Virginia Thomas seeks apology from Anita Hill
It is one of Washington's enduring mysteries.
Nearly two decades after Anita Hill accused Clarence Thomas of sexual harassment during his fractious Supreme Court confirmation hearing, it remains unclear who was lying.
Hill has maintained that she told the truth. Thomas, meanwhile, has steadfastly denied her accusations.
Now, Virginia Thomas, the justice's wife, has rekindled the controversy by leaving a voice mail message at Hill's Brandeis University office seeking an apology.
"Good morning Anita Hill, it's Ginni Thomas," said the message left this month, according to a transcript provided by ABC News. "I just want to reach across the airwaves and the years and ask you to consider something. I would love you to consider an apology sometimes and some full explanation of why you did what you did with my husband."

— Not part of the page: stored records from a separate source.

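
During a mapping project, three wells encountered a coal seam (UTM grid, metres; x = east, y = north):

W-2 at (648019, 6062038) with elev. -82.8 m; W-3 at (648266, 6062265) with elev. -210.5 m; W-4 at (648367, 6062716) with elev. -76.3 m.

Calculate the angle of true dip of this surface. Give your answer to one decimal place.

Two edge vectors: W-2→W-3 = (247, 227, -127.7), W-2→W-4 = (348, 678, 6.5).
Normal n = (W-2→W-3) × (W-2→W-4) = (88056.1, -46045.1, 88470).
So ∂z/∂x = −n_x/n_z = −0.99532 and ∂z/∂y = −n_y/n_z = 0.52046.
Gradient magnitude |∇z| = √(a² + b²) = √(0.99067 + 0.27088) = 1.12318.
True dip = arctan(1.12318) = 48.3°, dipping toward ESE (azimuth ≈ 118°).

48.3°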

"I certainly thought the call was inappropriate," Hill, who worked for Clarence Thomas at the Department of Education and the U.S. Equal Employment Opportunity Commissions, said in a statement released by Brandeis, where she is a professor.

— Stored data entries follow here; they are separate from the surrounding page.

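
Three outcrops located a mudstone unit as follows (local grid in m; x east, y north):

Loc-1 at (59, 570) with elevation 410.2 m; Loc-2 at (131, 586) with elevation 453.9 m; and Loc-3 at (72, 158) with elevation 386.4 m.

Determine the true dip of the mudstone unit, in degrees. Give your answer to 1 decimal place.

30.7°

Two edge vectors: Loc-1→Loc-2 = (72, 16, 43.7), Loc-1→Loc-3 = (13, -412, -23.8).
Normal n = (Loc-1→Loc-2) × (Loc-1→Loc-3) = (17623.6, 2281.7, -29872).
So ∂z/∂x = −n_x/n_z = 0.58997 and ∂z/∂y = −n_y/n_z = 0.07638.
Gradient magnitude |∇z| = √(a² + b²) = √(0.34807 + 0.00583) = 0.59489.
True dip = arctan(0.59489) = 30.7°, dipping toward W (azimuth ≈ 263°).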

"I have no intention of apologizing because I testified truthfully about my experience and I stand by that testimony," she added.
Hill told reporters that she held onto the voice mail message for nearly a week as she weighed whether it was legitimate. Eventually, she turned it over to campus police with a request that it be sent to the Federal Bureau of Investigation. The FBI's Boston field office declined comment.

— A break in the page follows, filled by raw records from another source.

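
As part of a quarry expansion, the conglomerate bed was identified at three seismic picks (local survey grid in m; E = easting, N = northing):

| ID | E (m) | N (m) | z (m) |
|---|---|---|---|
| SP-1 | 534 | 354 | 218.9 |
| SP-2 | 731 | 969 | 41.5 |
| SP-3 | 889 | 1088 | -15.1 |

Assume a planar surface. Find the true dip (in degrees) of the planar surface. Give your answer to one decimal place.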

In her Senate testimony, Hill said that Thomas would make sexual comments to her at work, including references to scenes in hard-core pornographic films. Thomas angrily denied the allegations, memorably saying they amounted to a "high-tech lynching."
But Lillian McEwen, a former Senate Judiciary Committee lawyer who said she dated Clarence Thomas from 1979 through the mid-1980s, told The Washington Post in an interview that Hill's long-ago description of Thomas's behavior resonated with her.
"The Clarence I know was certainly capable not only of doing the things that Anita Hill said he did, but it would be totally consistent with the way he lived his personal life then," said McEwen, who is writing her own memoir but has never before publicly discussed her relationship with Clarence Thomas.
McEwen also told the Post she was not surprised that Virginia Thomas would leave Hill a message, even after all these years.
"In his autobiography, Clarence described himself as a person incapable of doing what Anita Hill said he did," McEwen said. "He is married to a woman who is loyal to him and religious in a way he would like to be. This combination of religiosity and loyalty and belief that he is really the kind of person who he describes in his book would just about compel her to do something like that."
The message Virginia Thomas left for Hill again revealed the emotional toll that the Hill hearings took on the soon-to-be justice's wife. In the past, she has made unsolicited phone calls to voice support for people whose reputations have been shaken by what she sees as false accusations.
In 1999, she called Washington Post reporter Tom Jackman after he wrote a front-page article about a Virginia man falsely accused of being a sex pervert. Weeping, she told Jackman that the story reminded her of the ordeal she and her husband had endured. "My husband's name is Clarence Thomas," she said.
And when author David Brock - once hailed by the right for penning a book critical of Anita Hill - was pilloried for renouncing the book he had written, it was Virginia Thomas who came to his defense. She left Brock a long voice message saying that she was praying for him and that nobody should have his name smeared like Brock's was.
At the same time, Thomas, a longtime conservative activist who now heads Liberty Central, a nonprofit group aimed at stopping what she calls the "power grabbing" of the Obama administration, has been consistent in her criticism of Hill.
In an interview she and her husband did with People Magazine just before Thomas ascended to the high court, she said of Hill: "In my heart I always believed she was probably someone in love with my husband who never got what she wanted."
In a statement released this week to the Associated Press, Mrs. Thomas said she did not intend to offend Hill with the voice mail. "I did place a call to Ms. Hill at her office extending an olive branch to her after all these years, in hopes that we could ultimately get passed (sic) what happened so long ago," Thomas said in the statement. "That offer still stands, I would be very happy to meet and talk with her if she would be willing to do the same."